優先度の判定に CVSS スコアは使わない。代わりに次の4項目で判定する。
1. インターネットに公開された資産か
2. 攻撃を自動化できるか
3. 攻撃が成功するとシステムを乗っ取られるか
4. 実際に悪用されているか(KEV 掲載)
4つすべてに該当すると、3日以内の修正に加えて、侵害有無の調査(フォレンジックトリアージ)が義務になる。一部だけ該当なら期限は14日か60日。どれにも該当しなければ、次のシステム更改まで先送りしてよい。
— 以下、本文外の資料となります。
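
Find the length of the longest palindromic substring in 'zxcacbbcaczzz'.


Scanning 'zxcacbbcaczzz' for palindromic substrings.
Substring at positions 2-9: 'cacbbcac'.
Check: reverse('cacbbcac') = 'cacbbcac' -> palindrome confirmed.
Neighbouring characters ('x' / 'z') break symmetry, so it cannot extend further.
No longer palindromic substring exists; longest length = 8

8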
侵害調査を義務にした理由は単純で、パッチを当てても、すでに侵入した攻撃者は排除できないからだ。なお CISA は今回の期限短縮の背景として、AI によって脆弱性公開から攻撃開始までの時間が短くなっていることを挙げている。
Q3: インパクトは
対象は米連邦機関だが、国内の組織にも参考になる点が2つある。
- パッチ対応と侵害確認をセットにする発想。多くの組織ではパッチ管理とインシデント対応は別の手順になっている。「直す前に、やられていないか確認する」を脆弱性対応フローに組み込めないか、検討する価値がある
- 「3日」という具体的な基準。公開資産 × 悪用あり × 自動化可能という最悪の条件で、自社なら修正まで何日かかるか。一度測ってみると現状の課題が見える
CVSS の点数順に対応する従来のやり方から、リスクの実態で優先度を決めるやり方への移行が、米政府レベルで確定した。自社の対応速度を見直すきっかけにできる。